Standing alongside Norwegian Prime Minister Erna Solberg at a White House press conference this week, Donald Trump boasted, “In November, we started delivering the first F-52s and F-35 fighter jets.”
That wouldn’t be especially notable, were it not for the fact that there’s no such thing as an F-52. The Washington Post reported yesterday that the plane does exist in a popular video game.
President Trump’s announcement of U.S.-made F-52s fighter aircraft delivered to Norway may have rattled its neighbor Russia, the source of rising tension among NATO allies.
Was it a secret advanced jet capable of beating its Russian counterparts? A ruse to fool intelligence analysts?

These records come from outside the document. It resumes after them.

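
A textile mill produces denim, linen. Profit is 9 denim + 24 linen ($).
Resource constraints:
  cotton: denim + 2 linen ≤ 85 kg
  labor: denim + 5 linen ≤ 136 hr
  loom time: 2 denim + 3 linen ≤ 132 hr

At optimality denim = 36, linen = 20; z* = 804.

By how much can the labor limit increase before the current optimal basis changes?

63

Binding constraints: labor, loom time. The basis is B = [[1,5],[2,3]] with det -7.
Per unit increase in labor, x* moves by d = (-0.4286, 0.2857).
The basis stays optimal until cotton becomes binding; allowable increase = 63 hr.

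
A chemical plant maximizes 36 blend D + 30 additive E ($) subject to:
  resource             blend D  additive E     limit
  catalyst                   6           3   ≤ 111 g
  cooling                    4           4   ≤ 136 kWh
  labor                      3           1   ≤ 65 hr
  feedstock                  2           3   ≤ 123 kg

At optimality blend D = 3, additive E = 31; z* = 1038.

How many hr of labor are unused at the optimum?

labor used = 3·3 + 1·31 = 40; slack = 65 − 40 = 25.

25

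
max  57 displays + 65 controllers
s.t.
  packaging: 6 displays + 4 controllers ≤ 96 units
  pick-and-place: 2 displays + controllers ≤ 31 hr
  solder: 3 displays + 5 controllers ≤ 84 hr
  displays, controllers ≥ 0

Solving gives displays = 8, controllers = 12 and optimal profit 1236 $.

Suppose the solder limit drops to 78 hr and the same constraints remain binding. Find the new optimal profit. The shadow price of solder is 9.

1182

Δb = -6, so new z* = 1236 + (9)·(-6) = 1236 − 54 = 1182.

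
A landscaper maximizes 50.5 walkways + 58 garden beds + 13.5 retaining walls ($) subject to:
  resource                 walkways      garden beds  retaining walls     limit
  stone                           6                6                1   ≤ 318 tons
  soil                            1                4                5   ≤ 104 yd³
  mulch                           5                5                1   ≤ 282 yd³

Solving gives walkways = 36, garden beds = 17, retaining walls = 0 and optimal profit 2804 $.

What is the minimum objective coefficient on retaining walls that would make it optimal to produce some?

20.5

Check each constraint at x*: stone 318/318 (tight); soil 104/104 (tight); mulch 265/282 (slack 17).
Since mulch is not tight, its dual is 0.
Dual feasibility on the basic columns requires 6·y_stone + 1·y_soil = 50.5, 6·y_stone + 4·y_soil = 58.
This yields shadow prices y_stone = 8, y_soil = 2.5.
retaining walls enters the basis when its profit ≥ yᵀa₃ = 8·1 + 2.5·5 = 20.5.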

Neither, it turns out. The “F-52” is a fictional jet only available to fly if you’re a gamer at the controls of “Call of Duty: Advanced Warfare.”
In fairness, at the same press conference, Trump went on to talk about 52 of the F-35 fighter jets — it’s likely he confused the numbers while reading from his prepared text — but in this case, that was wrong, too: Norwegian officials have so far authorized funding for 40 of the planes, not 52. The president made no effort to correct the record.
Indeed, the Daily Beast‘s Spencer Ackerman joked, “You laugh but I promise you [Lockheed Martin, the defense company that makes the F-35] is scrambling to design an F-52 knowing that the administration would buy it just to avoid admitting a Trump error.”
All of which brings us back to a familiar thesis: the president keeps saying odd things about airplanes.
This came up a week ago, when Trump foolishly tried to take credit for the safety of commercial air travel, but as regular readers know, it wasn’t an isolated incident.